WASHINGTON – Arkansas Gov. Mike Beebe and North Carolina Gov. Beverly Perdue have joined congressional members and livestock groups in requesting a waiver of the federal ethanol mandate.
Members of Congress and agriculture industry trade groups have asked Environmental Protection Agency Administrator Lisa Jackson to waive the Renewable Fuel Standard. The groups have argued that drought conditions are cause for the EPA to adjust the RFS mandate for 2012 to account for a forecast shortage in corn. The US Department of Agriculture has predicted that higher feed prices will slow red meat and poultry production.
“Higher feed costs following the passage of the first RFS in 2005, and the second in 2007, have resulted in a long-term shortage of grain in our nation, especially corn, and are clearly taking a terrible toll on Arkansas’s poultry and animal agriculture, potentially forcing reduced production and job losses and increasing food prices for consumers worldwide," Gov. Beebe said in a letter addressed to Jackson. “While the drought may have trigged the price spike in corn, an underlying cause is the federal policy mandating ever-increasing amounts of corn for fuel.”
Gov.
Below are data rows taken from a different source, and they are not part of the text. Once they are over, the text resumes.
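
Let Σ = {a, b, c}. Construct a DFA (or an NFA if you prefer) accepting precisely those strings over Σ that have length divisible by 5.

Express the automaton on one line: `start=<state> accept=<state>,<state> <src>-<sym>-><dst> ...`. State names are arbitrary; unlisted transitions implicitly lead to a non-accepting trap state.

start=S0 accept=S0 S0-a->S1 S0-b->S1 S0-c->S1 S1-a->S2 S1-b->S2 S1-c->S2 S2-a->S3 S2-b->S3 S2-c->S3 S3-a->S4 S3-b->S4 S3-c->S4 S4-a->S0 S4-b->S0 S4-c->S0

Only the length mod 5 matters, so use a 5-cycle: from any state, every input symbol moves to the next state, wrapping S4 back to S0. Mark S0 accepting.
A 5-state machine:
        a   b   c  
>* S0   S1  S1  S1 
   S1   S2  S2  S2 
   S2   S3  S3  S3 
   S3   S4  S4  S4 
   S4   S0  S0  S0 
(> = start, * = accepting)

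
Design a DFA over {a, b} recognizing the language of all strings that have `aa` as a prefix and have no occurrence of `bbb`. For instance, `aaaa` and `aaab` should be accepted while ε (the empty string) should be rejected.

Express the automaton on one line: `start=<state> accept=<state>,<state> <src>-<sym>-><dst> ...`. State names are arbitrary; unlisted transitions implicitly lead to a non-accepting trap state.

Run two small machines in parallel and take their product. One (4 states) tracks whether the input so far still matches the prefix `aa`; the other (4 states) tracks partial matches of the forbidden pattern `bbb`. Each combined state is a pair, one component from each; accept when both components accept. After merging equivalent states the machine shrinks.
A 6-state machine:
        a   b  
>  S0   S1  S2 
   S1   S3  S2 
   S2   S2  S2 
 * S3   S3  S4 
 * S4   S3  S5 
 * S5   S3  S2 
(> = start, * = accepting)

start=S0 accept=S3,S4,S5 S0-a->S1 S0-b->S2 S1-a->S3 S1-b->S2 S2-a->S2 S2-b->S2 S3-a->S3 S3-b->S4 S4-a->S3 S4-b->S5 S5-a->S3 S5-b->S2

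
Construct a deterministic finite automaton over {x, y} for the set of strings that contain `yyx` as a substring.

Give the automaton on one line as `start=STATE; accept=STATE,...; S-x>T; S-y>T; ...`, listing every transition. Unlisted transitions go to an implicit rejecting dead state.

States A..C record the length of the longest prefix of `yyx` that matches the current input suffix. Reaching D means `yyx` has been seen, and we stay there forever. Accept from D.
With 4 states:
       x  y 
>  A   A  B 
   B   A  C 
   C   D  C 
 * D   D  D 
(> = start, * = accepting)

start=A; accept=D; A-x>A; A-y>B; B-x>A; B-y>C; C-x>D; C-y>C; D-x>D; D-y>D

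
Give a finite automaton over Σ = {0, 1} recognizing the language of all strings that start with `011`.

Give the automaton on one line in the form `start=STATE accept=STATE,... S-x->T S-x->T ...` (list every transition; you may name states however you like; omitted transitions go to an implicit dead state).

Walk along `011` while the input agrees: from q0 take `0` to q1, and so on. Any deviation drops to the rejecting sink q4. Once q3 is reached the prefix is confirmed and every continuation is accepted.
With 5 states:
        0   1  
>  q0   q1  q4 
   q1   q4  q2 
   q2   q4  q3 
 * q3   q3  q3 
   q4   q4  q4 
(> = start, * = accepting)

start=q0 accept=q3 q0-0->q1 q0-1->q4 q1-0->q4 q1-1->q2 q2-0->q4 q2-1->q3 q3-0->q3 q3-1->q3 q4-0->q4 q4-1->q4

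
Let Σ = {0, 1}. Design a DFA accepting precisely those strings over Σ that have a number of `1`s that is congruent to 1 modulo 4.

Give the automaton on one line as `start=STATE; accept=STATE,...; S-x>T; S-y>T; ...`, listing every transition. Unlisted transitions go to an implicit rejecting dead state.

Keep the running count of `1`s modulo 4: each `1` advances along the cycle S0 → S1 → S2 → S3 → S0 while other symbols loop. Accept at S1.
        0   1  
>  S0   S0  S1 
 * S1   S1  S2 
   S2   S2  S3 
   S3   S3  S0 
(> = start, * = accepting)

start=S0; accept=S1; S0-0>S0; S0-1>S1; S1-0>S1; S1-1>S2; S2-0>S2; S2-1>S3; S3-0>S3; S3-1>S0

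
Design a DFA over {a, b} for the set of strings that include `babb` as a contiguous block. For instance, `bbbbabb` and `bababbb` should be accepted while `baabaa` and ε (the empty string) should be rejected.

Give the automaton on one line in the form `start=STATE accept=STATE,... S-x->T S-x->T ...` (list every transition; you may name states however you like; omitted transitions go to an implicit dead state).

Track how much of `babb` has been matched so far: state s0 is no progress, s4 is the absorbing accept state reached once `babb` has occurred. Intermediate states record partial matches; on a mismatch, fall back to the longest reusable overlap.
5 states suffice.
        a   b  
>  s0   s0  s1 
   s1   s2  s1 
   s2   s0  s3 
   s3   s2  s4 
 * s4   s4  s4 
(> = start, * = accepting)

start=s0 accept=s4 s0-a->s0 s0-b->s1 s1-a->s2 s1-b->s1 s2-a->s0 s2-b->s3 s3-a->s2 s3-b->s4 s4-a->s4 s4-b->s4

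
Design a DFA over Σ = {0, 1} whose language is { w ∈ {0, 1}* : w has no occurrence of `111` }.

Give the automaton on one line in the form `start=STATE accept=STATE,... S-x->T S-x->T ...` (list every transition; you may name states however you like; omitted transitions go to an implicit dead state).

Track partial matches of the forbidden pattern `111`. State D is a dead state reached once `111` has occurred; every other state accepts. A means no part of `111` is currently matched.
A 4-state machine:
       0  1 
>* A   A  B 
 * B   A  C 
 * C   A  D 
   D   D  D 
(> = start, * = accepting)

start=A accept=A,B,C A-0->A A-1->B B-0->A B-1->C C-0->A C-1->D D-0->D D-1->D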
Perdue also sent a letter to Jackson, stating that, “While the severe drought that our nation has experienced is an underlying factor in current economic conditions, the direct harm is caused by the RFS requirement to utilize ever-increasing amounts of corn and soybeans for transportation fuel, severely increasing the costs of producing food and further depleting already stressed grain supplies.”